Conhecida mundialmente por ter o ator Tom Cruise como seu ministro da propaganda, a cientologia nasceu em 1954 nos Estados Unidos e tem raízes fincadas em cerca de 150 países. Na Europa, a doutrina difundida pelo autor de ficção científica americano L. Ron Hubbard (morto em 1986) passa por uma cruzada em busca da alcunha de religião. Tratada como seita em alguns países, a cientologia prega que o ser humano é imortal e propõe eliminar todos os traumas até atingir o estágio mental clear (limpo). Tem no currículo acusações que vão de fraude fiscal a prática de lavagem cerebral. No final do ano passado, porém, a Espanha – residência de dez mil cientologistas – legislou a favor dos seguidores de Hubbard, que no mundo somam dez milhões. A Audiência Nacional de Madri, principal instância judicial espanhola, acatou o pedido da igreja da cientologia e a fez constar no registro de entidades religiosas.

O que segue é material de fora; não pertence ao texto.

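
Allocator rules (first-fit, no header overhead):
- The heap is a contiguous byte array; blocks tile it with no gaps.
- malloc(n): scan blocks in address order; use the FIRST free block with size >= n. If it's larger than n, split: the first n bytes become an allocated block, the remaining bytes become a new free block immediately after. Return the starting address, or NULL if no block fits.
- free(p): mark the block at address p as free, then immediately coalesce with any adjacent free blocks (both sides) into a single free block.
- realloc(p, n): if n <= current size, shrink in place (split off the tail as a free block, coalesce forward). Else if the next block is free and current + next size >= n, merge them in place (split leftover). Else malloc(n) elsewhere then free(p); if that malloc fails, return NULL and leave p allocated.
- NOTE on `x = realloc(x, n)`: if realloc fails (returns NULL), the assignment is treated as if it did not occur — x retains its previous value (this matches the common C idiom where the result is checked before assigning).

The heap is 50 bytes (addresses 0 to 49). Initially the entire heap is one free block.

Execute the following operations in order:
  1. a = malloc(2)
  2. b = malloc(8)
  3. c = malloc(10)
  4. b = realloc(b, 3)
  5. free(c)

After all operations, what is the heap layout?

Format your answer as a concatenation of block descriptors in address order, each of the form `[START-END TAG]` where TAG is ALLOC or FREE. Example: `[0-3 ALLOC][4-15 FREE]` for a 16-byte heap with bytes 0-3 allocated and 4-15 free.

Answer: [0-1 ALLOC][2-4 ALLOC][5-49 FREE]

Derivation:
Op 1: a = malloc(2) -> a = 0; heap: [0-1 ALLOC][2-49 FREE]
Op 2: b = malloc(8) -> b = 2; heap: [0-1 ALLOC][2-9 ALLOC][10-49 FREE]
Op 3: c = malloc(10) -> c = 10; heap: [0-1 ALLOC][2-9 ALLOC][10-19 ALLOC][20-49 FREE]
Op 4: b = realloc(b, 3) -> b = 2; heap: [0-1 ALLOC][2-4 ALLOC][5-9 FREE][10-19 ALLOC][20-49 FREE]
Op 5: free(c) -> (freed c); heap: [0-1 ALLOC][2-4 ALLOC][5-49 FREE]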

“Do mesmo jeito que respeitamos quando um católico acredita que a Virgem Maria teve um filho e continuou virgem, não queremos ser discriminados por nossa religião. Essa é a validade da legalização”, apregoa Lúcia Winther, que difundiu a doutrina de Hubbard pelo Brasil. Na Espanha, a cientologia encarava embates judiciais há 25 anos. Em meados dos anos 80, por exemplo, um cerco policial prendeu 88 pessoas entre fiéis e dirigentes sob as acusações de praxe. Em países como Portugal, Suécia e Itália, a cientologia encontra caminho livre – leia-se aí vantagens fiscais – graças à legalização.
Divergência
Na Espanha, aceita como religião, igreja funciona ao lado do Congresso. Na Alemanha, como seita, Cruise foi comparado a um ícone do nazismo. Na França e na Alemanha, no entanto, os templos ainda funcionam com o tratamento de seita. Uma estratégia de implantação de novas unidades foi debatida pelos cientologistas em uma espécie de conferência de expansão, em 2006. “De julho de 2007 até agora, houve um crescimento mundial do número de fiéis dez vezes maior do que em anos anteriores”, diz Lúcia. No ano passado em Berlim, o quartel-general da cientologia foi inaugurado em um edifício de 4 mil m² e seis andares junto ao centro nervoso da política alemã. Na Espanha, a sede nacional da religião também fica ao lado do Congresso dos Deputados, em Madri. “Se queremos implementar nossa campanha planetária pela salvação, temos de atingir os níveis mais elevados do governo alemão”, dizia um trecho de um documento da conferência.
A Alemanha, pátria de seis mil fiéis dos ensinamentos de Hubbard, é o país que mais dificulta a difusão da doutrina – no Brasil, ela está registrada como religião desde 2004 e soma 20 mil fiéis, segundo Lúcia. Lá, estudiosos já compararam Tom Cruise a Joseph Goebbels, o responsável por agitar as massas e promover o culto a Adolf Hitler durante o nazismo. No universo virtual, a cientologia também não tem vida fácil. No início do mês, um grupo denominado Anônimos atacou os sites da igreja, tirando-os do ar.
Membro do grupo de estudos de diálogo multicultural e religioso da Associação Internacional de Estudos LIbero-Eslavos (CompaRes), em Lisboa, o professor da Universidade Federal do Rio de Janeiro (UFRJ) Evandro Ouriques opina sobre a expansão da cientologia pelo continente europeu: “No vazio de perspectivas da Europa, cheia de medo, concentração de capital, culpa, adição às drogas, ao sexo, às vaidades, surgem tentativas mais ou menos acertadas e controversas de encontrar valores que nos tornem humanos.”
A descrença em torno da religião de Hubbard vem de berço. Um dos cinco filhos do escritor, Ronald DeWolf disse certa vez que o pai era “um dos maiores trapaceiros do século”. A cientologia prega que somos almas ou espíritos, chamados thetans. Para atingir o autoconhecimento, os candidatos a fiéis passam por sessões de audição e são analisados por um aparelho chamado eletropsicômetro, uma espécie de detector de emoções dolorosas. Depois de fazer doações à igreja, o fiel recebe em troca cursos de purificação. No Exterior, processos foram movidos contra a igreja por ex-seguidores na tentativa de reaver o dinheiro dado à instituição. Não à toa, durante a inauguração da sede da cientologia em Berlim, lia-se em cartazes: “Lavagem cerebral: não, obrigado!”